The founder consciously balanced his technical background by recruiting commercial expertise, including leaders from Notion and Wolt, recognizing that technical excellence alone doesn’t guarantee market success.
Schuijff’s journey also demonstrates how personal passion projects (solving his favorite bar’s VAT reporting problems) can evolve into viable businesses when founders apply their enterprise-level expertise to previously overlooked small business challenges.
Tebi’s connection with CapitalG highlights how strategic corporate relationships increasingly drive competitive advantage in fintech beyond just funding.
The founder specifically cited “touch points” with Alphabet properties like Android, Google Cloud, and Google Maps as a decisive factor in accepting CapitalG’s investment, emphasizing that they’re “bringing much more than just money” [from original article].

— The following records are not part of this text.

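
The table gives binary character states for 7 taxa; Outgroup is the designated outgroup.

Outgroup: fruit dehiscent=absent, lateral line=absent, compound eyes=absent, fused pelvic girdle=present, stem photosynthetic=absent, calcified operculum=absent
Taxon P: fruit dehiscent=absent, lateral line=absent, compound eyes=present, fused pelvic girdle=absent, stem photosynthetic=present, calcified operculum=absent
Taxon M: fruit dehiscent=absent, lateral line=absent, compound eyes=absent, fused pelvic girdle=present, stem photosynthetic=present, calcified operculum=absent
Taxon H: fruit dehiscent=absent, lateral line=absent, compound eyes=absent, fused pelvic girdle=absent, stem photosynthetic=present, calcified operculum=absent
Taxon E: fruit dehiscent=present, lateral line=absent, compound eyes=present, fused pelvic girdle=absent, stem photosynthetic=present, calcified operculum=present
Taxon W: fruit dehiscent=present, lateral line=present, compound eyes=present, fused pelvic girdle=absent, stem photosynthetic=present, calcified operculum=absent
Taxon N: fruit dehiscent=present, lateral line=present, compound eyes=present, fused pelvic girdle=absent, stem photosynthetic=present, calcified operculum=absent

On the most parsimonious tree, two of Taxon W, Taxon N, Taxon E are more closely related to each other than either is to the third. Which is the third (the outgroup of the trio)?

Character polarity is set by the outgroup: the derived state is whichever differs from the outgroup's state, so for fused pelvic girdle the derived state is 'absent', and for the remaining characters it is 'present'.
Only Taxon E, Taxon N, and Taxon W show the derived state 'present' for fruit dehiscent, supporting them as a clade.
lateral line: derived state 'present' in Taxon N and Taxon W only — synapomorphy for {Taxon N, Taxon W}.
compound eyes (derived state 'present') is shared by Taxon E, Taxon N, Taxon P, and Taxon W — a synapomorphy uniting that clade.
Only Taxon E, Taxon H, Taxon N, Taxon P, and Taxon W show the derived state 'absent' for fused pelvic girdle, supporting them as a clade.
stem photosynthetic (derived state 'present') is shared by all ingroup taxa — unites the whole ingroup.
calcified operculum: derived state 'present' in Taxon E only — an autapomorphy, so it tells us nothing about relationships among taxa.
Most parsimonious ingroup topology: (((Taxon P,(Taxon E,(Taxon W,Taxon N))),Taxon H),Taxon M).
Taxon N and Taxon W share a more recent common ancestor with each other than either does with Taxon E, so Taxon E is the least closely related of the three.

Taxon E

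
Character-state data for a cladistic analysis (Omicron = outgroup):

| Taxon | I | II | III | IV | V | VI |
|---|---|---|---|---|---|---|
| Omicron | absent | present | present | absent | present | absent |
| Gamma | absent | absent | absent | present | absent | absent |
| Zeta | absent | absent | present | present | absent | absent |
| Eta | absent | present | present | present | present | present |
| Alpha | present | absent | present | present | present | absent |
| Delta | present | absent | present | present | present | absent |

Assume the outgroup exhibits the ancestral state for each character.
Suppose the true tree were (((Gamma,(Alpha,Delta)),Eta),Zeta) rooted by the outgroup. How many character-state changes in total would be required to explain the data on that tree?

Map each character onto (((Gamma,(Alpha,Delta)),Eta),Zeta) (rooted by Omicron) and count the minimum state changes it requires (Fitch parsimony):
I: 1; II: 2; III: 1; IV: 1; V: 2; VI: 1.
Total tree length = 8.

8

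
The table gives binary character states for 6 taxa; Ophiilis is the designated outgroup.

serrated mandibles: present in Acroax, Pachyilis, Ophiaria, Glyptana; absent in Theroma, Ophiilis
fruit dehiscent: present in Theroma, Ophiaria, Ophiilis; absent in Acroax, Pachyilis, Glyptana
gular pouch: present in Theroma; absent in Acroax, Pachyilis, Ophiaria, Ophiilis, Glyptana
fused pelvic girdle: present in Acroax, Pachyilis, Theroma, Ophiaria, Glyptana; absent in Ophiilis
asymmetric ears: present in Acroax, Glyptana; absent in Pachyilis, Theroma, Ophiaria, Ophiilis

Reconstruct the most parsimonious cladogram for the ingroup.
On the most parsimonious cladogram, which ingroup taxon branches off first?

Theroma

Character polarity is set by the outgroup: the derived state is whichever differs from the outgroup's state, so for fruit dehiscent the derived state is 'absent', and for the remaining characters it is 'present'.
serrated mandibles (derived state 'present') is shared by Acroax, Glyptana, Ophiaria, and Pachyilis — a synapomorphy uniting that clade.
fruit dehiscent: derived state 'absent' in Acroax, Glyptana, and Pachyilis only — synapomorphy for {Acroax, Glyptana, Pachyilis}.
gular pouch (derived state 'present') is unique to Theroma (autapomorphy; uninformative for grouping).
All ingroup taxa share the derived state 'present' for fused pelvic girdle; it defines the ingroup but does not resolve relationships within it.
Only Acroax and Glyptana show the derived state 'present' for asymmetric ears, supporting them as a clade.
Most parsimonious ingroup topology: ((((Acroax,Glyptana),Pachyilis),Ophiaria),Theroma).
Theroma is sister to the clade containing all other ingroup taxa, so it is the earliest-diverging (most basal) ingroup lineage.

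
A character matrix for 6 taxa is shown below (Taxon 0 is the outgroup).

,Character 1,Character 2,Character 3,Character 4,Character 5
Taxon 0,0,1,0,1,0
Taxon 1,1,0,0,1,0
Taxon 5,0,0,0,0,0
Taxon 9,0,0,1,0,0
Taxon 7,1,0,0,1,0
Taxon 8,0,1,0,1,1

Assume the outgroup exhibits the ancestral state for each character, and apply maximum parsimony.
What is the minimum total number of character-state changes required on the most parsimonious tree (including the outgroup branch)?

5

Character polarity is set by the outgroup: the derived state is whichever differs from the outgroup's state, so for Character 2, Character 4 the derived state is '0', and for the remaining characters it is '1'.
Character 1: derived state '1' in Taxon 1 and Taxon 7 only — synapomorphy for {Taxon 1, Taxon 7}.
Character 2: derived state '0' in Taxon 1, Taxon 5, Taxon 7, and Taxon 9 only — synapomorphy for {Taxon 1, Taxon 5, Taxon 7, Taxon 9}.
Character 3 (derived state '1') is unique to Taxon 9 (autapomorphy; uninformative for grouping).
Only Taxon 5 and Taxon 9 show the derived state '0' for Character 4, supporting them as a clade.
Character 5: derived state '1' in Taxon 8 only — an autapomorphy, so it tells us nothing about relationships among taxa.
Most parsimonious ingroup topology: (((Taxon 1,Taxon 7),(Taxon 5,Taxon 9)),Taxon 8).
Changes per character on this tree: Character 1: 1; Character 2: 1; Character 3: 1; Character 4: 1; Character 5: 1.
Total = 5.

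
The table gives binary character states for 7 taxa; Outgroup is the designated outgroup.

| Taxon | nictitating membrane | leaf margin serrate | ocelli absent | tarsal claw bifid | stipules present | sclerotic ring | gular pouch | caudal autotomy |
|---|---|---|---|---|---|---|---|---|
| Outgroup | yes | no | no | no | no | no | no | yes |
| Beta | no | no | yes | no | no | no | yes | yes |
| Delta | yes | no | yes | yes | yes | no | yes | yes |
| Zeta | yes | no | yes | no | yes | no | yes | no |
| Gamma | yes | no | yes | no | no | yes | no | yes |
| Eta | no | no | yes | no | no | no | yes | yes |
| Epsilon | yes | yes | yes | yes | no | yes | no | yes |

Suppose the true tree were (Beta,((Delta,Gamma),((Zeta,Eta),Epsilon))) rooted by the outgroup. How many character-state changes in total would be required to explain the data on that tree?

Map each character onto (Beta,((Delta,Gamma),((Zeta,Eta),Epsilon))) (rooted by Outgroup) and count the minimum state changes it requires (Fitch parsimony):
nictitating membrane: 2; leaf margin serrate: 1; ocelli absent: 1; tarsal claw bifid: 2; stipules present: 2; sclerotic ring: 2; gular pouch: 3; caudal autotomy: 1.
Total tree length = 14.

14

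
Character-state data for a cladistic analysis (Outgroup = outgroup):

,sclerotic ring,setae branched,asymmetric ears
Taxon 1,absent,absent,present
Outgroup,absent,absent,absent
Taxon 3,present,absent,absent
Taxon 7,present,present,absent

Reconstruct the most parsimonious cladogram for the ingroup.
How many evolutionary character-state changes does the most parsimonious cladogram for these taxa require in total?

The outgroup has state 'absent' for every character, so 'present' is the derived state throughout.
sclerotic ring (derived state 'present') is shared by Taxon 3 and Taxon 7 — a synapomorphy uniting that clade.
setae branched: derived state 'present' in Taxon 7 only — an autapomorphy, so it tells us nothing about relationships among taxa.
asymmetric ears (derived state 'present') is unique to Taxon 1 (autapomorphy; uninformative for grouping).
Most parsimonious ingroup topology: (Taxon 1,(Taxon 7,Taxon 3)).
Changes per character on this tree: sclerotic ring: 1; setae branched: 1; asymmetric ears: 1.
Total = 3.

3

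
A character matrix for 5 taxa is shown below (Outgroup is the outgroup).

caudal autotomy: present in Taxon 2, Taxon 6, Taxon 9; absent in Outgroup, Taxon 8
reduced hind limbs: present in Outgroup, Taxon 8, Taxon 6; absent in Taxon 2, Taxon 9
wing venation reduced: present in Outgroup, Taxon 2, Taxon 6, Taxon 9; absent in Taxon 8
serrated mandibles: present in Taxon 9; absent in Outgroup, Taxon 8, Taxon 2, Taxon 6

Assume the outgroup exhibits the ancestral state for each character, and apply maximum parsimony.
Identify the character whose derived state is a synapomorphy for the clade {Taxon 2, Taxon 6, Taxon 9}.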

This pattern reflects the evolving relationship between established technology companies and fintech startups, where access to complementary technologies and distribution channels can accelerate growth more effectively than capital alone 2.
The global fintech market, valued at approximately $294.74 billion in 2023 and projected to reach $1,152.06 billion by 2032, is increasingly characterized by such strategic alliances rather than pure competition 3.
As fintech and traditional finance continue to converge, companies that strategically leverage corporate partnerships, as Tebi is doing with Google, can gain significant advantages in technology integration, market access, and customer acquisition.